Jack Ryan: Shadow Recruit

Year: 2014
Studio: Paramount Pictures
Director: Kenneth Brannagh
Writer: Adam Cozad/David Koepp/Tom Clancy
Cast: Chris Pine, Keira Knightley, Kevin Costner, Kenneth Brannagh

When they finally got around to rebooting James Bond in Goldeneye after the disastrous run of the Timothy Dalton years, M (Judi Dench) tells Bond (Pierce Brosnan) at one point that he's a dinosaur and a relic of the Cold War.

The same criticism could be leveled not only at Jack Ryan but any of the classic literary spies (and their movie adaptations) from Tom Clancy, Len Deighton or John Le Carre, so any studio trying to make Ryan young and hip for a new generation faces an uphill battle - as the box office reception to this movie proved.

Ryan is a soldier injured in a chopper crash while on tour in the Middle East, and while he convalesces and falls in love with his nurse (Keira Knightley), September 11 happens and changes everything. While in his new life studying economics, Jack is targeted by a CIA recruiter (Kevin Costner) and told his new training can help America fight terrorism when it inevitably turns towards crippling the economy through monetary and cyber-attacks.

He becomes an analyst, keeping his identity secret from everyone including his beau, but when the powers that be get the word of a huge and catastrophic operation being planned by Russian industrialist Cherevin (director Brannagh, channeling every eeeevil Russian from every Cold War thriller ever), they quickly put Jack in the field. The stakes are raised when Ryan finds the trail that leads to a huge twin-pronged terrorist attack on New York and the American economy.

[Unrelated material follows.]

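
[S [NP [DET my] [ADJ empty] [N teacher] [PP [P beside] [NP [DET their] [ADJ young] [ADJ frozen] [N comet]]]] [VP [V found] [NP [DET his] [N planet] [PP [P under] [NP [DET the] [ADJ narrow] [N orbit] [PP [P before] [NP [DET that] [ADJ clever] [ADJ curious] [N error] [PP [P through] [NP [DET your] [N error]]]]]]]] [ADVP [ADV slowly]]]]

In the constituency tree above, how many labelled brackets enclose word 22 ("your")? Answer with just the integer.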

There are a couple of impressive set pieces like the break-in to Cherevin's high tech office and a welcome old-school air of clandestine meetings and hastily-passed packages in the night, but most of the action is the same old car chases and fights you've seen a million times, none of it enough to stand out from the crowd. And while Pine might impress when supported by the crew of the Enterprise, he's a bit too bland to command the screen by himself.